Keywords to match tables across modalities for each dataset
Dataset | perturbation match column<br/>CP | perturbation match column<br/>GE | Control perturbation value in each of columns <br/>CP and GE |
---|---|---|---|
CDRP-BBBC047-Bray | Metadata_Sample_Dose | pert_sample_dose | negcon |
CDRPBIO-BBBC036-Bray | Metadata_Sample_Dose | pert_sample_dose | negcon |
TA-ORF-BBBC037-Rohban | Metadata_broad_sample | pert_id | negcon |
LUAD-BBBC041-Caicedo | x_mutation_status | allele | negcon |
LINCS-Pilot1 | Metadata_pert_id_dose | pert_id_dose | negcon |
- Two aditional columns can also be used to filter for the "Control perturbation" in each data table:
- pert_type wich can take 'trt' or 'control' values , and column control_type indicates negcon (otherwise empty).

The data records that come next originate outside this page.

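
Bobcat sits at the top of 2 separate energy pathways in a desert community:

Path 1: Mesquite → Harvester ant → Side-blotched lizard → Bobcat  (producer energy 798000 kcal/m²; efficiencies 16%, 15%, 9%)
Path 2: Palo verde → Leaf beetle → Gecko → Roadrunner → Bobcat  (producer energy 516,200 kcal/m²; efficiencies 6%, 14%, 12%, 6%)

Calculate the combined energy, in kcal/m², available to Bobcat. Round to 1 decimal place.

Path 1: 798000 × 0.16 × 0.15 × 0.09 = 1723.68 kcal/m²
Path 2: 516200 × 0.06 × 0.14 × 0.12 × 0.06 = 31.219776 kcal/m²
Total at Bobcat: 1723.68 + 31.219776 = 1754.899776 kcal/m²

1754.9 kcal/m²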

- control_type wich can take 'negcon' (for control) or NaN (for treatments) values
Number of features for each dataset
Dataset | GE | CP<br/>normalized | CP<br/>normalized_variable_selected |
---|---|---|---|
CDRP | 977 | 1565 | 727 |
CDRP-BIO | 977 | 1570 | 601 |
LUAD | 978 | 1569 | 291 |
TA-ORF | 978 | 1677 | 63 |
LINCS | 978 | 1670 | 119 |
Lookup table for L1000 genes predictability
License
We license the data, results, and figures as CC0 1.0 and the source code as BSD 3-Clause.